Data is the cornerstone of machine learning, without data, there is no model. Three types of data commonly used in the field of artificial intelligence: text, image and speech. Data collection refers to the process of collecting specific raw data of the target field and scene. The collected data is mainly unstructured data such as images, texts, voices, and videos. This article mainly introduces three data sources and collection methods, namely text (words), images (graphs, tables) and voice.

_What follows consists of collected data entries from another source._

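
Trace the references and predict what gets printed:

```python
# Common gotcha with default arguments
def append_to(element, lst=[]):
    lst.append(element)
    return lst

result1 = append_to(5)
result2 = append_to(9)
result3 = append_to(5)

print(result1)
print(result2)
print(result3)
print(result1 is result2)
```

Key concept: mutable default argument gotcha.
Step by step:
`result1 = append_to(5)` → result1 = [5]
`result2 = append_to(9)` → result1 = [5, 9] (same object as result2); result2 = [5, 9] (same object as result1)
`result3 = append_to(5)` → result1 = [5, 9, 5] (same object as result2, result3); result2 = [5, 9, 5] (same object as result1, result3); result3 = [5, 9, 5] (same object as result1, result2)
`print(result1)` → prints [5, 9, 5]
`print(result2)` → prints [5, 9, 5]
`print(result3)` → prints [5, 9, 5]
`print(result1 is result2)` → prints True

Answer:
[5, 9, 5]
[5, 9, 5]
[5, 9, 5]
True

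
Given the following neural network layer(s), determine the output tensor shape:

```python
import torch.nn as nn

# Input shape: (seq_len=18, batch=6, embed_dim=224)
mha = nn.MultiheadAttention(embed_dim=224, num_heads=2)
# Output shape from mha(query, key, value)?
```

Input: (18, 6, 224) -> Output: (18, 6, 224)

Answer: (18, 6, 224)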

Artificial intelligence data collection method:
1. Data collection for this article:
Data collection in this paper can be divided into different methods according to the type of data collected. The main methods are: sensor collection, crawler, and input. For news information, industry Internet and government open data, you can write web crawlers and set up data sources to crawl data in a targeted manner.
2. Image data collection:
To use image acquisition software for image acquisition, it is necessary to select software that supports multi-resolution and multi-type images. For large images, use large file formats; for small images, use small file formats, such as mobi, jpg, etc. In order to ensure data quality, all images need to be labeled before collection.

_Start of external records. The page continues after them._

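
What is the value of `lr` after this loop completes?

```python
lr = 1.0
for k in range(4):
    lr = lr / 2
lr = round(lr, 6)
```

Halving LR 4 times: 1 / 2^4
`lr` takes the values: 1.0 → 0.5 → 0.25 → 0.125 → 0.0625

Answer: 0.0625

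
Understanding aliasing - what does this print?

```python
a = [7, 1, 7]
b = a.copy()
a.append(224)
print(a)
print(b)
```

Key concept: list.copy() creates independent copy.
Step by step:
`a = [7, 1, 7]` → a = [7, 1, 7]
`b = a.copy()` → b = [7, 1, 7]
`a.append(224)` → a = [7, 1, 7, 224]
`print(a)` → prints [7, 1, 7, 224]
`print(b)` → prints [7, 1, 7]

Answer:
[7, 1, 7, 224]
[7, 1, 7]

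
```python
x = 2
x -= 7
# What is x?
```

Trace:
`x = 2` → x = 2
`x -= 7` → x = -5
So x = -5

Answer: -5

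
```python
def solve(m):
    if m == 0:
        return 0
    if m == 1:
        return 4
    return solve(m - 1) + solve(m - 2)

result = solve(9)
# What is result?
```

Build up from base cases: solve(0)=0, solve(1)=4, solve(2)=4, solve(3)=8, solve(4)=12, solve(5)=20, solve(6)=32, ..., solve(9)=136

Answer: 136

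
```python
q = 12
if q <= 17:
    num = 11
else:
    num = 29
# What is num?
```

Trace:
`q = 12` → q = 12
`if q <= 17: ...` → q <= 17 is True → num = 11
So num = 11

Answer: 11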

In the process of image labeling, simple character strings or text are generally used for labeling, and then the labeling results are output to the acquisition software for processing. For small file formats, image compression can generally be achieved by adding tags (such as text, color, and shape). If other files need to be processed during the collection process, you can also use the compression tool to compress small files.
3. Voice data collection:
Speech data is divided into many different types, common types are speech recognition data (ASR), and speech synthesis data (TTS). Scripted speech recognition data capture typically includes voice commands, wake word capture, or a combination of the two. Personnel involved in data collection are usually asked to read a set of wake-up words or voice command sentences that have been set.